Sometimes dance isn’t even considered for boys and is seen as a hobby for girls. However dance requires stamina, strength, agility, coordination, flexibility, agility, discipline and focus, the same skills required to perform well on the football pitch and there are many famous footballers who use ballet and dance to support their training and attribute ballet to their success on the pitch. Rio Ferdinand started out at ballet school! Each week the boys at Star Steppers develop these skills through learning technical dance skills, dance routines and choreographing their own dances. The boys at Star Steppers love to be creative and we encourage this, as it gives opportunity for them to develop their artistic skills and gain confidence in self-expression and communication.

The boys that attend Star Steppers have done so for a long time and are truly committed and I believe this is because our philosophy at Star Steppers is to engage, nurture, inspire, develop and ensure equality.
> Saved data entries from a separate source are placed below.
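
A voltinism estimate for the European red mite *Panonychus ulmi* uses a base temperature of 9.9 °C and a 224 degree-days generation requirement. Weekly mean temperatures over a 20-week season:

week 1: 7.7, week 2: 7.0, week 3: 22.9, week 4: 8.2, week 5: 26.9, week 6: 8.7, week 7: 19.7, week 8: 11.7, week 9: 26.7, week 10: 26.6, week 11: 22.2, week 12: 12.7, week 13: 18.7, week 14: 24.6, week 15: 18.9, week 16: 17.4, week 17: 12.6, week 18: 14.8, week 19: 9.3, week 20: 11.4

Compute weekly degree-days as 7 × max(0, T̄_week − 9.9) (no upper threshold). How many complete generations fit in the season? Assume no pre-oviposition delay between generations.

Weekly DD (7 × max(0, T̄ − 9.9)): 0.0, 0.0, 91.0, 0.0, 119.0, 0.0, 68.6, 12.6, 117.6, 116.9, 86.1, 19.6, 61.6, 102.9, 63.0, 52.5, 18.9, 34.3, 0.0, 10.5.
Season total = 975.1 DD.
Complete generations = ⌊975.1 / 224⌋ = 4.

4 generations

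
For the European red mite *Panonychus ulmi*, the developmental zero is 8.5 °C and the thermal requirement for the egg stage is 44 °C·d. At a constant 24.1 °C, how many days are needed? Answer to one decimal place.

2.8 days

Daily accumulation = 24.1 − 8.5 = 15.6 DD/day.
Duration = 44 / 15.6 = 2.821 ≈ 2.8 days.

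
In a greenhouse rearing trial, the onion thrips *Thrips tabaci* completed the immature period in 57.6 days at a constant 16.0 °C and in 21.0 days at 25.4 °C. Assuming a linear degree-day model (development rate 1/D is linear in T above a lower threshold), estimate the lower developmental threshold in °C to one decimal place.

10.6 °C

Under the model K = D·(T − T_b), so D₁·(T₁ − T_b) = D₂·(T₂ − T_b).
57.6·(16.0 − T_b) = 21.0·(25.4 − T_b)
T_b = (57.6·16.0 − 21.0·25.4) / (57.6 − 21.0) = 388.20 / 36.6 = 10.607 °C ≈ 10.6 °C.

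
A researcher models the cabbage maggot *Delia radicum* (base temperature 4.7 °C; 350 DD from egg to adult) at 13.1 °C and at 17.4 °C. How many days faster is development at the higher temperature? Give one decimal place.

At 13.1 °C: 350 / (13.1 − 4.7) = 350 / 8.4 = 41.667 d.
At 17.4 °C: 350 / (17.4 − 4.7) = 350 / 12.7 = 27.559 d.
Difference = |41.667 − 27.559| = 14.108 ≈ 14.1 days.

14.1 days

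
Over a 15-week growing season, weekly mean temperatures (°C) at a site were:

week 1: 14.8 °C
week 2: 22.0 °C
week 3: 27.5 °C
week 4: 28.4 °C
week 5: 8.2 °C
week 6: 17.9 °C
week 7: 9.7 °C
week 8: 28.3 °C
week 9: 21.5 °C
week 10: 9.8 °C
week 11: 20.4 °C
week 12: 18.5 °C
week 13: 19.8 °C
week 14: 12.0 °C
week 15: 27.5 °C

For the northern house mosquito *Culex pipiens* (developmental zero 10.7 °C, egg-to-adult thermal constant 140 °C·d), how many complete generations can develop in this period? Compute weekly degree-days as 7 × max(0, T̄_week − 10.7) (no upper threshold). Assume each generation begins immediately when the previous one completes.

6 generations

Weekly DD (7 × max(0, T̄ − 10.7)): 28.7, 79.1, 117.6, 123.9, 0.0, 50.4, 0.0, 123.2, 75.6, 0.0, 67.9, 54.6, 63.7, 9.1, 117.6.
Season total = 911.4 DD.
Complete generations = ⌊911.4 / 140⌋ = 6.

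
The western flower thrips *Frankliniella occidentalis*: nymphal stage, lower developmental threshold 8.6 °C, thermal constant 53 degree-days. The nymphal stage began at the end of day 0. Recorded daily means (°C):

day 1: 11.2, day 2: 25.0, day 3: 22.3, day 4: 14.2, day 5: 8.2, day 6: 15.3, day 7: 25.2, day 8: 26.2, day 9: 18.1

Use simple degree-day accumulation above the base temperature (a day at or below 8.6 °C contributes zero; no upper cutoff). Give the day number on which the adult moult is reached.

day 7

Daily DD above 8.6 °C: 2.6, 16.4, 13.7, 5.6, 0.0, 6.7, 16.6, 17.6, 9.5.
Cumulative: 2.6, 19.0, 32.7, 38.3, 38.3, 45.0, 61.6, 79.2, 88.7.
The total first reaches 53 DD on day 7.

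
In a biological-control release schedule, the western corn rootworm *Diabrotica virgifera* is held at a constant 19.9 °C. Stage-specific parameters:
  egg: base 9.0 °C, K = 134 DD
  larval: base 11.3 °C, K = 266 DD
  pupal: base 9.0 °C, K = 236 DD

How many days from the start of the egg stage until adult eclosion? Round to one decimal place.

egg: 134 / (19.9 − 9.0) = 134 / 10.9 = 12.294 d.
larval: 266 / (19.9 − 11.3) = 266 / 8.6 = 30.930 d.
pupal: 236 / (19.9 − 9.0) = 236 / 10.9 = 21.651 d.
Sum = 64.875 ≈ 64.9 days.

64.9 days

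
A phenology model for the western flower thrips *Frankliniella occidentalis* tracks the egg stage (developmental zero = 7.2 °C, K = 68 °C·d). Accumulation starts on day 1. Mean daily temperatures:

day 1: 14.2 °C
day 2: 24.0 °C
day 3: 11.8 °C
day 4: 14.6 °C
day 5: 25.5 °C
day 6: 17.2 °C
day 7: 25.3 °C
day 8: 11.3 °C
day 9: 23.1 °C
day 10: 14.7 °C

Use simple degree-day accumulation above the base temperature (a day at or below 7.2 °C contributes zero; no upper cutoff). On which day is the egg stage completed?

day 7

Daily DD above 7.2 °C: 7.0, 16.8, 4.6, 7.4, 18.3, 10.0, 18.1, 4.1, 15.9, 7.5.
Cumulative: 7.0, 23.8, 28.4, 35.8, 54.1, 64.1, 82.2, 86.3, 102.2, 109.7.
The total first reaches 68 DD on day 7.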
One of my favourite quotes is by Ashley Page, the male Artistic Director of Scottish Ballet ‘Dance is capable of transcending perceived barriers and enriches the lives of so many others.’ And I do believe Star Steppers has given a positive dance experience to the boys who attend our classes and I am sure they will go on to share their love of dance and performance with others and will spread the word that ‘boys can dance too.’